The second proposition is that “The European Union underlines that, in any event, an effect on trade between Northern Ireland and the Union which is subject to this Protocol cannot be merely hypothetical, presumed, or without a genuine and direct link to Northern Ireland.”  One way of testing whether a pronouncement such as that tells you anything interesting or significant is to ask yourself whether anyone would ever have claimed the opposite.  Since it is inconceivable that the Commission would ever have stated that it had found the effect test met on the basis of a hypothetical or presumed effect, or one that had a pretend or indirect link to Northern Ireland, the second proposition is in fact content-free.

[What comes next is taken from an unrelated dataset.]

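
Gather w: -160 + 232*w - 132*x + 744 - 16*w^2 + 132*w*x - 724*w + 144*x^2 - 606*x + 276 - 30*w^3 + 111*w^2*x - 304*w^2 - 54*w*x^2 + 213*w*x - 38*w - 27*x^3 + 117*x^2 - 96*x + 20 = -30*w^3 + w^2*(111*x - 320) + w*(-54*x^2 + 345*x - 530) - 27*x^3 + 261*x^2 - 834*x + 880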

The third proposition is that “It must be established why the measure is liable to have such an effect on trade between Northern Ireland and the Union, based on the real foreseeable effects of the measure.”  Again, that pronouncement needs to be tested for significance against the likelihood that the Commission would ever have said anything else.  In fact, the “liable to have such an effect” (which is, be it noted, very different from a test that requires actual effects to be proved) comes straight from Court of Justice case law: see, for example, Case C-518/13 Eventech (the well-known case about whether allowing black cabs but not minicabs to use bus lanes in London was a State aid) at §65, where the Court stated that “it is necessary, not to establish that the aid has a real effect on trade between Member States …, but only to examine whether that aid is liable to affect such trade …”.  The Court went on to remind everyone that the mere fact that the recipient of an aid does not itself engage in trade between Member States, or is small, or that the aid extended only to a limited area (London), does not displace the possibility of there being an effect on trade, and left it for the national court to decide whether the test was met in that case.

It is therefore hard to see that anything in the content of the clarification will assist the UK Government in resisting “reach back” claims, either by the Commission or by third parties.

Conclusion

That leaves the current government with a serious political problem: it will at some point have to explain to bemused voters why, after the end of transition and possibly after a “no deal” end of transition, it is still busily sending off aid measures (such as tax or Covid relief) to the Commission for clearance or being told by UK courts that it cannot give certain kinds of subsidies to certain operators unless and until it does so.  Moreover, if it does decide to (or agrees to) implement a UK system of subsidy control that is significantly different from the EU model, it will end up operating two subsidy regimes either in parallel or divided by an unclear and contestable line.  Having one subsidy regime is a good idea: having two will lead to all sorts of problems. 

Sympathy for the current government’s predicament should, however, be kept in check.  The potential for “reach back” was obvious at the outset, and was doubtless explained to it at the time it concluded the Withdrawal Agreement.  Moreover, having signed it, the current government could have used 2020 to adopt a strategy to persuade the EU to agree to remove Article 10 from the Protocol: a strategy that would have involved developing the Conservative Party’s promise during the election campaign that it would introduce a UK subsidy control regime  into a coherent set of proposals for a robust and enforceable regime, and then pointing out to the EU that the existence of such a regime made Article 10 unnecessary.  That would have been a more sensible and constructive use of its time and energy than pursuing the objectionable, and now fortunately abandoned, proposals in the UK Internal Market Bill to break the agreement that it signed just over a year ago.